I'm familiar with the regime north of 60. Before a mine gets permitted at the front end, the mining proponent has to prepare and submit a mine remediation and closure plan to the environmental review board. That is done by the proponents, and usually involves third-party engineers who have to sign it off. So their accreditation as professional engineers is at risk if the material isn't up to a satisfactory level.
That is usually tabled in the public consultation process, where it can be peer-reviewed by others in the community or detractors of the development on the opposing side. Those mine-site remediation and closure plans use prevailing third-party costs associated with certain projects and certain aspects of the project, so they come up with a very market-linked price tag to return the project to a pre-mine state.
Once that remediation and closure plan is accepted, you usually post financial bonds for reclamation security. In the case of north of 60, they are held by the Department of Aboriginal Affairs and Northern Development Canada. They are supposed to cover the full cost of reclamation of the site.

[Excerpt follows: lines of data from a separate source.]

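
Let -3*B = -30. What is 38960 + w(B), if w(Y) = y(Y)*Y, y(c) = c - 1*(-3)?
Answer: 39090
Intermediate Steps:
B = 10 (B = -⅓*(-30) = 10)
y(c) = 3 + c (y(c) = c + 3 = 3 + c)
w(Y) = Y*(3 + Y) (w(Y) = (3 + Y)*Y = Y*(3 + Y))
38960 + w(B) = 38960 + 10*(3 + 10) = 38960 + 10*13 = 38960 + 130 = 39090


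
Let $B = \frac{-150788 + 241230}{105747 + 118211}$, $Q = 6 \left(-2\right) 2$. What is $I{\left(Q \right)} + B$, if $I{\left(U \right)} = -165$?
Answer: $- \frac{18431314}{111979} \approx -164.6$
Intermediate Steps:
$Q = -24$ ($Q = \left(-12\right) 2 = -24$)
$B = \frac{45221}{111979}$ ($B = \frac{90442}{223958} = 90442 \cdot \frac{1}{223958} = \frac{45221}{111979} \approx 0.40383$)
$I{\left(Q \right)} + B = -165 + \frac{45221}{111979} = - \frac{18431314}{111979}$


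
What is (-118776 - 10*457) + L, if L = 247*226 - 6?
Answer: -67530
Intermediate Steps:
L = 55816 (L = 55822 - 6 = 55816)
(-118776 - 10*457) + L = (-118776 - 10*457) + 55816 = (-118776 - 4570) + 55816 = -123346 + 55816 = -67530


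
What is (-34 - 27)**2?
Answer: 3721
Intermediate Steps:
(-34 - 27)**2 = (-61)**2 = 3721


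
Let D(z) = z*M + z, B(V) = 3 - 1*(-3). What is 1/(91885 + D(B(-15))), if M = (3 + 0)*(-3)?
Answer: 1/91837 ≈ 1.0889e-5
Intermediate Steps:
M = -9 (M = 3*(-3) = -9)
B(V) = 6 (B(V) = 3 + 3 = 6)
D(z) = -8*z (D(z) = z*(-9) + z = -9*z + z = -8*z)
1/(91885 + D(B(-15))) = 1/(91885 - 8*6) = 1/(91885 - 48) = 1/91837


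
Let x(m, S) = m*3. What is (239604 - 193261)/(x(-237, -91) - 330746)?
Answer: -46343/331457 ≈ -0.13982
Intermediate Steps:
x(m, S) = 3*m
(239604 - 193261)/(x(-237, -91) - 330746) = (239604 - 193261)/(3*(-237) - 330746) = 46343/(-711 - 330746) = 46343/(-331457) = 46343*(-1/331457) = -46343/331457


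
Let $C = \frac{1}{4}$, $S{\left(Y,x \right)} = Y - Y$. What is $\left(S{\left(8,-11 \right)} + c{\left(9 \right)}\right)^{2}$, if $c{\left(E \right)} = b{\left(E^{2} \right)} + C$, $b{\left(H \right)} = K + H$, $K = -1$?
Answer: $\frac{103041}{16} \approx 6440.1$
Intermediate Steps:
$S{\left(Y,x \right)} = 0$
$b{\left(H \right)} = -1 + H$
$C = \frac{1}{4} \approx 0.25$
$c{\left(E \right)} = - \frac{3}{4} + E^{2}$ ($c{\left(E \right)} = \left(-1 + E^{2}\right) + \frac{1}{4} = - \frac{3}{4} + E^{2}$)
$\left(S{\left(8,-11 \right)} + c{\left(9 \right)}\right)^{2} = \left(0 - \left(\frac{3}{4} - 9^{2}\right)\right)^{2} = \left(0 + \left(- \frac{3}{4} + 81\right)\right)^{2} = \left(0 + \frac{321}{4}\right)^{2} = \left(\frac{321}{4}\right)^{2} = \frac{103041}{16}$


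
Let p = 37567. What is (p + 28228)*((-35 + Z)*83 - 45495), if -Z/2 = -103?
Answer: -2059515090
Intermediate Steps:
Z = 206 (Z = -2*(-103) = 206)
(p + 28228)*((-35 + Z)*83 - 45495) = (37567 + 28228)*((-35 + 206)*83 - 45495) = 65795*(171*83 - 45495) = 65795*(14193 - 45495) = 65795*(-31302) = -2059515090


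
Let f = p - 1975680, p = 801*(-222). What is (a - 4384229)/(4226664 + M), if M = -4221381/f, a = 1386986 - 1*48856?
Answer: -2186593429566/3034044532903 ≈ -0.72069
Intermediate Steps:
p = -177822
a = 1338130 (a = 1386986 - 48856 = 1338130)
f = -2153502 (f = -177822 - 1975680 = -2153502)
M = 1407127/717834 (M = -4221381/(-2153502) = -4221381*(-1/2153502) = 1407127/717834 ≈ 1.9602)
(a - 4384229)/(4226664 + M) = (1338130 - 4384229)/(4226664 + 1407127/717834) = -3046099/3034044532903/717834 = -3046099*717834/3034044532903 = -2186593429566/3034044532903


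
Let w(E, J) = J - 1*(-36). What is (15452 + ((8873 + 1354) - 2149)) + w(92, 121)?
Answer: 23687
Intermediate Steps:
w(E, J) = 36 + J (w(E, J) = J + 36 = 36 + J)
(15452 + ((8873 + 1354) - 2149)) + w(92, 121) = (15452 + ((8873 + 1354) - 2149)) + (36 + 121) = (15452 + (10227 - 2149)) + 157 = (15452 + 8078) + 157 = 23530 + 157 = 23687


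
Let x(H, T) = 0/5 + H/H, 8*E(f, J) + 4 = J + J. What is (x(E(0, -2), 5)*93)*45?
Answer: 4185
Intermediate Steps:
E(f, J) = -1/2 + J/4 (E(f, J) = -1/2 + (J + J)/8 = -1/2 + (2*J)/8 = -1/2 + J/4)
x(H, T) = 1 (x(H, T) = 0*(1/5) + 1 = 0 + 1 = 1)
(x(E(0, -2), 5)*93)*45 = (1*93)*45 = 93*45 = 4185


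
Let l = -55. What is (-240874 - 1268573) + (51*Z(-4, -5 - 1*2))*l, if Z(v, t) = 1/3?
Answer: -1510382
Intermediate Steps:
Z(v, t) = ⅓
(-240874 - 1268573) + (51*Z(-4, -5 - 1*2))*l = (-240874 - 1268573) + (51*(⅓))*(-55) = -1509447 + 17*(-55) = -1509447 - 935 = -1510382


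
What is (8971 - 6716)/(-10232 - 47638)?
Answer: -451/11574 ≈ -0.038967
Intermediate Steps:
(8971 - 6716)/(-10232 - 47638) = 2255/(-57870) = 2255*(-1/57870) = -451/11574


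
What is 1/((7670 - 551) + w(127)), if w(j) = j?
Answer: 1/7246 ≈ 0.00013801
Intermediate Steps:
1/((7670 - 551) + w(127)) = 1/((7670 - 551) + 127) = 1/(7119 + 127) = 1/7246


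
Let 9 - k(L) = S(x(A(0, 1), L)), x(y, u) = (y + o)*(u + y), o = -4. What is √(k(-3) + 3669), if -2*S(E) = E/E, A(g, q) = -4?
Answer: √14714/2 ≈ 60.651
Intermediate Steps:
x(y, u) = (-4 + y)*(u + y) (x(y, u) = (y - 4)*(u + y) = (-4 + y)*(u + y))
S(E) = -½ (S(E) = -E/(2*E) = -½*1 = -½)
k(L) = 19/2 (k(L) = 9 - 1*(-½) = 9 + ½ = 19/2)
√(k(-3) + 3669) = √(19/2 + 3669) = √(7357/2) = √14714/2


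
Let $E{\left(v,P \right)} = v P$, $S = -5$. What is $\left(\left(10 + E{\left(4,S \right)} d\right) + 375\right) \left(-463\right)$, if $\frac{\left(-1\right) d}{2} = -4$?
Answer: $-104175$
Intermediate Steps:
$E{\left(v,P \right)} = P v$
$d = 8$ ($d = \left(-2\right) \left(-4\right) = 8$)
$\left(\left(10 + E{\left(4,S \right)} d\right) + 375\right) \left(-463\right) = \left(\left(10 + \left(-5\right) 4 \cdot 8\right) + 375\right) \left(-463\right) = \left(\left(10 - 160\right) + 375\right) \left(-463\right) = \left(-150 + 375\right) \left(-463\right) = 225 \left(-463\right) = -104175$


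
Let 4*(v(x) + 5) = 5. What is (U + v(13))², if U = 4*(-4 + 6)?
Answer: 289/16 ≈ 18.063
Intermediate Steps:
v(x) = -15/4 (v(x) = -5 + (¼)*5 = -5 + 5/4 = -15/4)
U = 8 (U = 4*2 = 8)
(U + v(13))² = (8 - 15/4)² = (17/4)² = 289/16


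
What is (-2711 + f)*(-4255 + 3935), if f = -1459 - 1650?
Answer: 1862400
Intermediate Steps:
f = -3109
(-2711 + f)*(-4255 + 3935) = (-2711 - 3109)*(-4255 + 3935) = -5820*(-320) = 1862400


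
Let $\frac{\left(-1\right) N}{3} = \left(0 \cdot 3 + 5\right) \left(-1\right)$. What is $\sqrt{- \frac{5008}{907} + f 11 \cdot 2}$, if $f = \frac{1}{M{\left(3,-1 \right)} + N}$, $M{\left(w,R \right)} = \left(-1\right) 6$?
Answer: $\frac{i \sqrt{22782026}}{2721} \approx 1.7542 i$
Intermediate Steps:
$M{\left(w,R \right)} = -6$
$N = 15$ ($N = - 3 \left(0 \cdot 3 + 5\right) \left(-1\right) = - 3 \left(0 + 5\right) \left(-1\right) = - 3 \cdot 5 \left(-1\right) = \left(-3\right) \left(-5\right) = 15$)
$f = \frac{1}{9}$ ($f = \frac{1}{-6 + 15} = \frac{1}{9} \approx 0.11111$)
$\sqrt{- \frac{5008}{907} + f 11 \cdot 2} = \sqrt{- \frac{5008}{907} + \frac{1}{9} \cdot 11 \cdot 2} = \sqrt{\left(-5008\right) \frac{1}{907} + \frac{11}{9} \cdot 2} = \sqrt{- \frac{5008}{907} + \frac{22}{9}} = \sqrt{- \frac{25118}{8163}} = \frac{i \sqrt{22782026}}{2721}$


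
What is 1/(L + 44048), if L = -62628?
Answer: -1/18580 ≈ -5.3821e-5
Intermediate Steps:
1/(L + 44048) = 1/(-62628 + 44048) = 1/(-18580) = -1/18580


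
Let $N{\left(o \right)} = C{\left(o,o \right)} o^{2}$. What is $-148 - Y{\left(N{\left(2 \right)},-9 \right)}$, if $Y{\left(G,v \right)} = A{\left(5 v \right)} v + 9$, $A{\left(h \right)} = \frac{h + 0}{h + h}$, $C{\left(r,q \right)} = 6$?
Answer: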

We're trying to avoid the experiences we had with previously contaminated sites. There are some in the north that are quite famous now. There's a Treasury Board policy that the taxpayer is not to pay the freight costs associated with cleaning up closed mines, abandoned mines, and those sorts of thing. That's all done at the front end.
In the case of the diamond mines, they are ISO-certified companies, so they're probably among the best operators in the world. Even in those cases they have posted hundreds of millions of dollars in reclamation security.